Tom Wright (born 18 September 1957) is a British architect best known as the designer of the Burj Al Arab in Dubai, United Arab Emirates.

==Biography==
Born in Shirley, Croydon, Surrey in 1957, Wright studied at the Royal Russell School and then later at the Kingston University School of Architecture. Wright qualified as an architect in 1983, the same year he was accepted as a member of the Royal Institute of British Architects, and went on from there to become a director of the architectural practice Lister Drew Haines Barrow, which was taken over in 1991 by Atkins. Wright became head of Atkins' architecture arm.
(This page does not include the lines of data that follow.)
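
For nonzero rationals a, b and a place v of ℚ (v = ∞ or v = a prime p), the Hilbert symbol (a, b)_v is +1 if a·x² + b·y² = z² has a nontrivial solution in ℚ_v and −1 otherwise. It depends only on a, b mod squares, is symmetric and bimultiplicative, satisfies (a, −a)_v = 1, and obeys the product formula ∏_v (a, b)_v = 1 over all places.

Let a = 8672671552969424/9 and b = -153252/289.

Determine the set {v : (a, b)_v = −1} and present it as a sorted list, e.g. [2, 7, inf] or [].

Mod squares: a ≡ 221, b ≡ -473. Check v ∈ {∞, 2, 3, 7, 11, 13, 17, 43}.
v=7: a=7^2·(≡2), b=7^0·(≡3) mod 7; (2|7)=+1, (3|7)=-1; (−1)^{2·0·3}·(+1)^0·(-1)^2 = +1.
v=17: a=17^1·(≡13), b=17^-2·(≡3) mod 17; (13|17)=+1, (3|17)=-1; (−1)^{1·-2·8}·(+1)^-2·(-1)^1 = -1.
v=2: v_2(a)=4, v_2(b)=2; units ≡ 5, 7 (mod 8); ε·ε+αω+βω = 0·1+4·0+2·1 ≡ 0  ⇒  (a,b)_2 = +1.
v=∞: 221 > 0 and -473 < 0  ⇒  (a,b)_∞ = +1.
v=43: a=43^4·(≡11), b=43^1·(≡39) mod 43; (11|43)=+1, (39|43)=-1; (−1)^{4·1·21}·(+1)^1·(-1)^4 = +1.
v=3: a=3^-2·(≡2), b=3^4·(≡1) mod 3; (2|3)=-1, (1|3)=+1; (−1)^{-2·4·1}·(-1)^4·(+1)^-2 = +1.
v=11: a=11^4·(≡4), b=11^1·(≡9) mod 11; (4|11)=+1, (9|11)=+1; (−1)^{4·1·5}·(+1)^1·(+1)^4 = +1.
v=13: a=13^1·(≡9), b=13^0·(≡6) mod 13; (9|13)=+1, (6|13)=-1; (−1)^{1·0·6}·(+1)^0·(-1)^1 = -1.
(221, -473 / ℚ) ramifies at {13, 17}: a division algebra.

[13, 17]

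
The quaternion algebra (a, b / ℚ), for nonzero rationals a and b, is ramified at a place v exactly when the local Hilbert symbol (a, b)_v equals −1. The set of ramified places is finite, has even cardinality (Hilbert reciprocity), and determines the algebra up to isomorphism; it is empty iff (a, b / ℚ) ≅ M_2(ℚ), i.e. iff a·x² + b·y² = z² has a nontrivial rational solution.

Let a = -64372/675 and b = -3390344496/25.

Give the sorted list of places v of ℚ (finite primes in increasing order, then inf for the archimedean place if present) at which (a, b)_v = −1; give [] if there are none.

[7, 11, 19, inf]

Mod squares: a ≡ -399, b ≡ -11. Check v ∈ {∞, 2, 3, 5, 7, 11, 19}.
v=2: v_2(a)=2, v_2(b)=4; units ≡ 1, 5 (mod 8); ε·ε+αω+βω = 0·0+2·1+4·0 ≡ 0  ⇒  (a,b)_2 = +1.
v=19: a=19^1·(≡7), b=19^2·(≡2) mod 19; (7|19)=+1, (2|19)=-1; (−1)^{1·2·9}·(+1)^2·(-1)^1 = -1.
v=∞: -399 < 0 and -11 < 0  ⇒  (a,b)_∞ = -1.
v=11: a=11^2·(≡10), b=11^3·(≡7) mod 11; (10|11)=-1, (7|11)=-1; (−1)^{2·3·5}·(-1)^3·(-1)^2 = -1.
v=7: a=7^1·(≡3), b=7^2·(≡3) mod 7; (3|7)=-1, (3|7)=-1; (−1)^{1·2·3}·(-1)^2·(-1)^1 = -1.
v=3: a=3^-3·(≡2), b=3^2·(≡1) mod 3; (2|3)=-1, (1|3)=+1; (−1)^{-3·2·1}·(-1)^2·(+1)^-3 = +1.
v=5: a=5^-2·(≡4), b=5^-2·(≡4) mod 5; (4|5)=+1, (4|5)=+1; (−1)^{-2·-2·2}·(+1)^-2·(+1)^-2 = +1.
(-399, -11 / ℚ) ramifies at {7, 11, 19, ∞}: a division algebra.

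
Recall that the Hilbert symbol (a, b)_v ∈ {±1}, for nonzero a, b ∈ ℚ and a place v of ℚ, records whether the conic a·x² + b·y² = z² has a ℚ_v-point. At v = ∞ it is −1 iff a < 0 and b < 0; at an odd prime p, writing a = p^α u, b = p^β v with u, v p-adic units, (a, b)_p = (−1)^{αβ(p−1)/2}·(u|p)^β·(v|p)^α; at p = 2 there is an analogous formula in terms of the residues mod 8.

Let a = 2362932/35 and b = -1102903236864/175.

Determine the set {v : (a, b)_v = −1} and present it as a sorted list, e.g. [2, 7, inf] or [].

Mod squares: a ≡ 255255, b ≡ -7. Check v ∈ {∞, 2, 3, 5, 7, 11, 13, 17}.
v=3: a=3^5·(≡2), b=3^6·(≡2) mod 3; (2|3)=-1, (2|3)=-1; (−1)^{5·6·1}·(-1)^6·(-1)^5 = -1.
v=13: a=13^1·(≡7), b=13^2·(≡8) mod 13; (7|13)=-1, (8|13)=-1; (−1)^{1·2·6}·(-1)^2·(-1)^1 = -1.
v=7: a=7^-1·(≡1), b=7^-1·(≡3) mod 7; (1|7)=+1, (3|7)=-1; (−1)^{-1·-1·3}·(+1)^-1·(-1)^-1 = +1.
v=∞: 255255 > 0 and -7 < 0  ⇒  (a,b)_∞ = +1.
v=17: a=17^1·(≡4), b=17^2·(≡6) mod 17; (4|17)=+1, (6|17)=-1; (−1)^{1·2·8}·(+1)^2·(-1)^1 = -1.
v=2: v_2(a)=2, v_2(b)=8; units ≡ 7, 1 (mod 8); ε·ε+αω+βω = 1·0+2·0+8·0 ≡ 0  ⇒  (a,b)_2 = +1.
v=11: a=11^1·(≡2), b=11^2·(≡9) mod 11; (2|11)=-1, (9|11)=+1; (−1)^{1·2·5}·(-1)^2·(+1)^1 = +1.
v=5: a=5^-1·(≡1), b=5^-2·(≡3) mod 5; (1|5)=+1, (3|5)=-1; (−1)^{-1·-2·2}·(+1)^-2·(-1)^-1 = -1.
Ram(255255, -7) = {3, 5, 13, 17}; no ℚ_3-point on the conic.

[3, 5, 13, 17]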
Wright became design director for the Jumeirah Beach Resort, Dubai, and designed the Burj Al Arab (Tower of the Arabs) during that time. It was conceived in October 1994 and finished in 1999. The brief was to create an icon for Dubai: a building that would become synonymous with the city, as the Sydney Opera House is with Sydney and the Eiffel Tower is with Paris. The hotel is built in the shape of a dhow's (a traditional Arabic ship) sail to reflect Dubai's seafaring heritage combined with a modern aspect moving forwards into the future. It costs $2,700 on average per night to book a room at the hotel.
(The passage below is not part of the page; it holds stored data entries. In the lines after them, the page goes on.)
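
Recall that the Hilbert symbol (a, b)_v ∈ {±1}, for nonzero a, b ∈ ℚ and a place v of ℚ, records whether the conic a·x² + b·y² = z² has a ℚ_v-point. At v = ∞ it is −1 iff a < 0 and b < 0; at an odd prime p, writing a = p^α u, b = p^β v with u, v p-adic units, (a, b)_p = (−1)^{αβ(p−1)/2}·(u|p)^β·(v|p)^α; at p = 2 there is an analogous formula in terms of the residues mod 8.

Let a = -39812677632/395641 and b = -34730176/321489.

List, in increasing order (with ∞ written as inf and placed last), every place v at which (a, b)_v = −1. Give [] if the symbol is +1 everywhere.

(a, b) ≡ (-269997, -19) mod (ℚ^×)²; places V = {2, 3, 7, 13, 17, 19, 23, 37, 43, ∞}.
(a,b)_∞: sgn(-269997)=−, sgn(-19)=−, so -1.
(a,b)_3: α=3, u≡1; β=-8, v≡2 (mod 3); (1|3)=+1, (2|3)=-1; sign (−1)^0·+1^-8·-1^3 = -1.
(a,b)_23: α=1, u≡10; β=0, v≡3 (mod 23); (10|23)=-1, (3|23)=+1; sign (−1)^0·-1^0·+1^1 = +1.
(a,b)_7: α=1, u≡6; β=-2, v≡1 (mod 7); (6|7)=-1, (1|7)=+1; sign (−1)^0·-1^-2·+1^1 = +1.
(a,b)_19: α=0, u≡10; β=1, v≡18 (mod 19); (10|19)=-1, (18|19)=-1; sign (−1)^0·-1^1·-1^0 = -1.
(a,b)_2: α=14, β=6; u≡3, v≡5 (mod 8); ε(u)ε(v)=1·0, αω(v)=14·1, βω(u)=6·1; sum ≡ 0  ⇒  +1.
(a,b)_17: α=-2, u≡12; β=0, v≡4 (mod 17); (12|17)=-1, (4|17)=+1; sign (−1)^0·-1^0·+1^-2 = +1.
(a,b)_37: α=-2, u≡2; β=0, v≡13 (mod 37); (2|37)=-1, (13|37)=-1; sign (−1)^0·-1^0·-1^-2 = +1.
(a,b)_13: α=1, u≡2; β=4, v≡7 (mod 13); (2|13)=-1, (7|13)=-1; sign (−1)^0·-1^4·-1^1 = -1.
(a,b)_43: α=1, u≡26; β=0, v≡1 (mod 43); (26|43)=-1, (1|43)=+1; sign (−1)^0·-1^0·+1^1 = +1.
|Ram(-269997, -19)| = 4, even; anisotropic at {3, 13, 19, ∞}.

[3, 13, 19, inf]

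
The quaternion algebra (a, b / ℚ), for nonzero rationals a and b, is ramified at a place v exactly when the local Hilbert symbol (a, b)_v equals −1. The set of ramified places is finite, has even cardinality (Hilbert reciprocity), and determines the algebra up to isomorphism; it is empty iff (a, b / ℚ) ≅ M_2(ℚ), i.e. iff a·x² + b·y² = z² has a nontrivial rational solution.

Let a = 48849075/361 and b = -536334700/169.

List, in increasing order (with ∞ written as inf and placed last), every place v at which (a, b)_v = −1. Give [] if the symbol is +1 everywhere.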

In 2013 Tom Wright, Geku Kuruvilla George, and Hakim Khennouchi left Atkins to create a new practice called WKK Architects incorporated in July 2013. WKK was restructured and WKA (Wright Kuruvilla Architects Ltd) was formed in March 2024.

In 2023, the Ribbon Building, one of Tom Wright's architectures, was opened in Tehran, in Iran. The three functions of the building are visually split by a silver ribbon.

One of White's most recent projects is the co-design of Celebrity Cruises' new ship, Celebrity Edge, which brings a number of innovations to the cruise ship industry.